Pharmacoethics: A Problem-Based Approach

Front Cover
Taylor & Francis, 2003 M04 29 - 472 pages
Due to the changing nature of the practice of pharmacy, today's pharmacists, pharmaceutical scientists, and researchers are faced with an increasing amount of ethical dilemmas. Pharmacoethics: A Problem Based Approach not only introduces the current ethical issues, it also provides decision making tools that can be applied to any ethical issue that may arise in the future.

The authors have identified seven clinical and research ethical competencies that pharmacists will face in their practice: professional responsibility, patient's rights, privacy and confidentiality, truth telling, reproductive ethics, distributive justice, and research ethics. They present 18 problem-based learning cases drawn from the literature and developed around these competencies. These cases use ill-structured ethical problems to demonstrate the types of dilemmas found in modern pharmaceutical practice and help readers acquire the critical decision making and communication skills they need to deal with them.

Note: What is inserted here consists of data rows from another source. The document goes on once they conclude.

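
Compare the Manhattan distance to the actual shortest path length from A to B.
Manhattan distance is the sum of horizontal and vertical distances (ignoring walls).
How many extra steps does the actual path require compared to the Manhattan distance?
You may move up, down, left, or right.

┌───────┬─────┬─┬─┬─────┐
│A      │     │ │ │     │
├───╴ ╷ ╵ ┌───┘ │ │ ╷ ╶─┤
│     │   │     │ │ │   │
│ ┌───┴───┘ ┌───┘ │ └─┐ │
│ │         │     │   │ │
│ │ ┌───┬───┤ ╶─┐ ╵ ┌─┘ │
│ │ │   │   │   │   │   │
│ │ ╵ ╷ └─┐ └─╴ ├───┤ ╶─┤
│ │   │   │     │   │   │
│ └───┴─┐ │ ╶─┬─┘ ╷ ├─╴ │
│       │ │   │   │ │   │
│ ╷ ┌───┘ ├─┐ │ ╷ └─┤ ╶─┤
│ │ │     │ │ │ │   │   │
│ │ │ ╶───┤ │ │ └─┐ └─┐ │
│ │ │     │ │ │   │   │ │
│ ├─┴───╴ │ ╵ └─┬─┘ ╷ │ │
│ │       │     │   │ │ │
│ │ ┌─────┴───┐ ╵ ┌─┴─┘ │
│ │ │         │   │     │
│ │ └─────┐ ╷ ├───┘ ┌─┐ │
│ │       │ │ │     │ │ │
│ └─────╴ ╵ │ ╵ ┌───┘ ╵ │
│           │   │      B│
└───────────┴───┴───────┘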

Unlike most texts that concentrate only on ethical principles and ethical decision-making, this book goes a step further. It demonstrates how to use motivational interviewing techniques to work through difficult ethical situations and attain a positive clinical, behavioral, and social outcome. Exploring issues that range from professional responsibility to patient's rights, Pharmacoethics: A Problem Based Approach provides a framework for developing the critical set of patient-related skills necessary for the practice of pharmacy.